A Tax to Make Campuses Safer

In not many days, about 14.5 million college and university students will return to their campuses in the United States.

Sadly, surveys find, 31 percent of them get into trouble of one sort or another - date rape, dangerous fraternity pranks, fights, property damage, and so on. Often the violence stems from too much alcohol.

Students may regard heavy drinking as a sign of maturity, a rite of passage, or whatever. In fact, it really proclaims immaturity. At best, it may be participation in a useless cultural tradition or submission to peer pressure. The result, as we sometimes read in the news, can be tragedy for the student or others.

How can alcohol-related violence be reduced?

Parents can try to infuse their offspring with the moral courage to exercise genuine independent thinking, and resist the subtleties of social pressures. Schools can institute tougher rules on drinking and emphasize the ills it can produce.

Two economists offer a third method: Simply raise the price of alcohol.

A study by National Bureau of Economic Research (NBER) associates Michael Grossman and Sara Mark-owitz finds that a 10 percent hike in the price of beer would shrink campus violence by 4 percent. Students consume less beer when it is more expensive. Make it a 20 percent price boost, and violence drops 10 percent.

That projected reduction is not insignificant.

Nationwide, a 10 percent price hike would mean 200,000 fewer cases of violence. For a 20 percent boost, 400,000 fewer incidents.

The Grossman/Markowitz research is based on comparisons between states that have substantial price differences for a six-pack of beer. This year, for example, prices range from $3.23 in Texas to $6.11 in Pennsylvania. The difference is due primarily to varying state taxes.

Presumably, to trim the campus ills, states or the federal government could boost the taxes on alcohol.

Other NBER studies found that higher alcohol prices for all consumers would substantially reduce spouse and child abuse, homicides, assaults, and other crimes. In 1997, it might be noted, about 45 percent of state prisoners convicted of assault or murder had used alcohol just before committing the crime.

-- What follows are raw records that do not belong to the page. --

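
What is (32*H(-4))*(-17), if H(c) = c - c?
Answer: 0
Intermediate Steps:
H(c) = 0
(32*H(-4))*(-17) = (32*0)*(-17) = 0*(-17) = 0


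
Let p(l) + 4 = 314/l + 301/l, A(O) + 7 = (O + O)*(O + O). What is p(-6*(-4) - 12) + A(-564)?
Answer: 5089697/4 ≈ 1.2724e+6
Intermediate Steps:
A(O) = -7 + 4*O² (A(O) = -7 + (O + O)*(O + O) = -7 + (2*O)*(2*O) = -7 + 4*O²)
p(l) = -4 + 615/l (p(l) = -4 + (314/l + 301/l) = -4 + 615/l)
p(-6*(-4) - 12) + A(-564) = (-4 + 615/(-6*(-4) - 12)) + (-7 + 4*(-564)²) = (-4 + 615/(24 - 12)) + (-7 + 4*318096) = (-4 + 615/12) + (-7 + 1272384) = (-4 + 615*(1/12)) + 1272377 = (-4 + 205/4) + 1272377 = 189/4 + 1272377 = 5089697/4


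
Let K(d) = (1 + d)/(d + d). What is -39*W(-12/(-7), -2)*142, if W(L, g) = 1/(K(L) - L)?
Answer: 930384/155 ≈ 6002.5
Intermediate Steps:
K(d) = (1 + d)/(2*d) (K(d) = (1 + d)/((2*d)) = (1 + d)*(1/(2*d)) = (1 + d)/(2*d))
W(L, g) = 1/(-L + (1 + L)/(2*L)) (W(L, g) = 1/((1 + L)/(2*L) - L) = 1/(-L + (1 + L)/(2*L)))
-39*W(-12/(-7), -2)*142 = -78*(-12/(-7))/(1 - 12/(-7) - 2*(-12/(-7))**2)*142 = -78*(-12*(-1/7))/(1 - 12*(-1/7) - 2*(-12*(-1/7))**2)*142 = -78*12/(7*(1 + 12/7 - 2*(12/7)**2))*142 = -78*12/(7*(1 + 12/7 - 2*144/49))*142 = -78*12/(7*(1 + 12/7 - 288/49))*142 = -78*12/(7*(-155/49))*142 = -78*12*(-49)/(7*155)*142 = -39*(-168/155)*142 = (6552/155)*142 = 930384/155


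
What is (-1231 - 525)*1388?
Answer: -2437328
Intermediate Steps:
(-1231 - 525)*1388 = -1756*1388 = -2437328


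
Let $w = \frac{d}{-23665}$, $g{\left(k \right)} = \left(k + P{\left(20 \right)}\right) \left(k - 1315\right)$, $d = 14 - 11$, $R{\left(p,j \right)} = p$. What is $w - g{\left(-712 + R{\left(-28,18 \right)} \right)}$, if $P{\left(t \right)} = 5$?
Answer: $- \frac{35744207628}{23665} \approx -1.5104 \cdot 10^{6}$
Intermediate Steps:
$d = 3$
$g{\left(k \right)} = \left(-1315 + k\right) \left(5 + k\right)$ ($g{\left(k \right)} = \left(k + 5\right) \left(k - 1315\right) = \left(5 + k\right) \left(-1315 + k\right) = \left(-1315 + k\right) \left(5 + k\right)$)
$w = - \frac{3}{23665}$ ($w = \frac{3}{-23665} = 3 \left(- \frac{1}{23665}\right) = - \frac{3}{23665} \approx -0.00012677$)
$w - g{\left(-712 + R{\left(-28,18 \right)} \right)} = - \frac{3}{23665} - \left(-6575 + \left(-712 - 28\right)^{2} - 1310 \left(-712 - 28\right)\right) = - \frac{3}{23665} - \left(-6575 + \left(-740\right)^{2} - -969400\right) = - \frac{3}{23665} - \left(-6575 + 547600 + 969400\right) = - \frac{3}{23665} - 1510425 = - \frac{35744207628}{23665}$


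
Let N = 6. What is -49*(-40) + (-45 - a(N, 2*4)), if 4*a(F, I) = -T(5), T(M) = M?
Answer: 7665/4 ≈ 1916.3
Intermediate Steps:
a(F, I) = -5/4 (a(F, I) = (-1*5)/4 = (¼)*(-5) = -5/4)
-49*(-40) + (-45 - a(N, 2*4)) = -49*(-40) + (-45 - 1*(-5/4)) = 1960 + (-45 + 5/4) = 1960 - 175/4 = 7665/4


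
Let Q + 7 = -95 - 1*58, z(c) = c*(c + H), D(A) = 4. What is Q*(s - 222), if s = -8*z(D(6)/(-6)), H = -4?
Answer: 355520/9 ≈ 39502.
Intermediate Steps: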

The alcohol industry portrays drinking as associated with conviviality and fun. It should be recognized that alcoholic-beverage consumption too often leads to destruction and sadness. Outright national prohibition from 1919 to 1933 slashed many ills from alcohol. But it also stimulated crime and corruption. It was eventually rejected as unworkable.

Short of that, a price hike for booze might at least reduce the damage.